Whenveer I see these papers and try them, they always work. This paper is two months old, which in LLM years is like 10 years of progress.

It would be interesting to actively track how far long each progressive model gets...

▲

revachol 3 days ago | parent | next [-]

I just tried it in ChatGPT "Auto" and it didn't work

> Yes — ((((()))))) is balanced.

> It has 6 opening ( and 6 closing ), and they’re properly nested.

Though it did work when using "Extensive Thinking". The model wrote a Python program to solve this.

> Almost balanced — ((((()))))) has 5 opening parentheses and 6 closing parentheses, so it has one extra ).

> A balanced version would be: ((((()))))

Testing a couple of different models without a harness such that no tool calls are possible would be interesting

▲

kenjackson 3 days ago | parent [-]

Weird. I tried in chatGPT auto and it worked perfectly. I tried like 10 variations. I also did the letters in words. Got all of them right.

The one thing I did trip it up on was "Is there the sh sound in the word transportation". It said no. And then realized I asked for "sound" not letters. It then subsequently got the rest of the "sounds-like" tests I did.

Clearly, my ChatGPT is just better than yours.

▲

revachol 3 days ago | parent [-]

heh, interesting that. I just tried it twice more with ChatGPT "Instant" (disabling "Auto-switch to Thinking") and it got it wrong both times. Does yours get it right without thinking or tool calls? If so, maybe it does like you better than me.

▲

kenjackson 3 days ago | parent [-]

OK, I didn't think to disable switch to thinking (didn't know this was a mode). When I did that then it did get it wrong -- oddly it took about the same amount of time, so thinking mode wasn't taking longer, but it was more accurate.

	▲	revachol 3 days ago \| parent [-]
		Right, though I didn't explicitly disable thinking for my first attempt either. I'd guess my prompt was less detailed than yours and so ChatGPT (in "Auto" mode) decided to allocate thinking tokens for your questions but not mine.

▲

coldtea 3 days ago | parent | prev | next [-]

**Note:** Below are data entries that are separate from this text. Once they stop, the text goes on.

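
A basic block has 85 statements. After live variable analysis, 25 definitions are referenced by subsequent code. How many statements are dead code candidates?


Dead code = total statements - live definitions
= 85 - 25 = 60

60


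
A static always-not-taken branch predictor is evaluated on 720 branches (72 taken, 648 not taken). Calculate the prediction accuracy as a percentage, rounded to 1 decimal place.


Predictor: always-not-taken
Correct predictions = 648
Accuracy = 648 / 720 * 100 = 90.0%

90.0


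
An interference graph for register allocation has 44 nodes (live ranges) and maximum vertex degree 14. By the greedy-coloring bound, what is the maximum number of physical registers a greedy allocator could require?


Greedy coloring never needs more than (max_degree + 1) colors: when coloring a vertex, at most max_degree neighbors are already colored.
Upper bound = 14 + 1 = 15

15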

Even more interesting to track how many of those are just ad-hoc patched.

▲

raincole 3 days ago | parent [-]

Probably zero. At the end of the day people pay for LLMs that write better code or summarize PDFs of hundreds of pages faster, not the ones that can count the letter r's better.

When LLMs can't count r's: see? LLMs can't think. Hoax!

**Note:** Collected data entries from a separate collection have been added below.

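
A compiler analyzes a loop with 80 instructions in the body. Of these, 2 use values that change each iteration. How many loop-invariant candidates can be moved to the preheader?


Invariant candidates = total - loop-dependent
= 80 - 2 = 78

78


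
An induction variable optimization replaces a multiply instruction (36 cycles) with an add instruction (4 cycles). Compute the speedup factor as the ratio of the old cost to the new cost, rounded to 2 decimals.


Ratio = mult_cost / add_cost = 36 / 4 = 9.0

9.0


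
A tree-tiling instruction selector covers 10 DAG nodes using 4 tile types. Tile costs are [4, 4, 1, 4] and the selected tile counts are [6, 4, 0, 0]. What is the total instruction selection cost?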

When LLMs count r's: see? They patched and benchmark-maxxed. Hoax!

You just can't reason with the anti-LLM group.

▲

toraway 3 days ago | parent | next [-]

Whenever an "LLM fail" goes viral like the car wash question, you can observe the exact same wording of the question get "fixed" within a week or so. With slight variations in phrasing still able to replicate the problem.

Followed by lots of "works perfectly for me, why are people even talking about this?"

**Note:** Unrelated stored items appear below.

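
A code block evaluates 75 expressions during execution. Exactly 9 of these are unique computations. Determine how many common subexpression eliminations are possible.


CSE count = total expressions - unique expressions
= 75 - 9 = 66

66


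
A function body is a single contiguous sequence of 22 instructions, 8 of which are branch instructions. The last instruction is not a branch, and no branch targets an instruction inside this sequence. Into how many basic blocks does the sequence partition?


With no in-sequence branch targets, the leaders are the first instruction plus the instruction after each branch.
Number of basic blocks = branches + 1
= 8 + 1 = 9

9


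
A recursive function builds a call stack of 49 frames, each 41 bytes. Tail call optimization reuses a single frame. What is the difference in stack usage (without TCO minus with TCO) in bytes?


Without TCO: 49 * 41 = 2009 bytes
With TCO: reuse 1 frame = 41 bytes
Savings = 2009 - 41 = 1968

1968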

I can't say what exactly they're doing behind the scenes but it's a consistent pattern among the big SOTA model providers. With obvious incentive to "fix" the problem so users will then organically "debunk" the meme as they try it themselves and share their experiences.

	▲	simianwords 3 days ago \| parent [-]
		You are misremembering. There’s no patch. All these examples used the instant model.

▲

coldtea 3 days ago | parent | prev [-]

The same non-argument could be said for all kinds of cheating on benchmarks by tech companies and yet we have tons of documented example of them caught with pants down.

>You just can't reason with the anti-LLM group.

On the contrary, the reasoning is simple and consistent:

LLMs can't count r's shows that LLM don't actually think the way we understand thought (since nobody with the kind of high skills they have in other areas would fail that). And because of that, there are (likely) patches for commonly reported cases, since it's a race to IPO and benchmark-maxxing is very much conceivable.

▲

moffkalast 3 days ago | parent | prev | next [-]

Yeah well I presume at this point they have an agent download new LLM related papers as they come out and add all edge cases to their training set asap.

Is tokenization extremely efficient? Yes. Does it fundamentally break character-level understanding? Also yes. The only fix is endless memorization.

▲

azakai 3 days ago | parent | prev | next [-]

You are trying it on a production model. The paper is using models with tool calls disabled.

▲

simianwords 3 days ago | parent | prev | next [-]

It worked for you because the paper does the experiment without allowing the model to use any reasoning tokens - something that is grossly misleading.

▲

wg0 3 days ago | parent | prev [-]

Actually almost all LLMs when they write numbered sections in a markdown have the counting wrong. They miss the numbers in between and such.

So yes.

And the valuations. Trillion dollar grifter industry.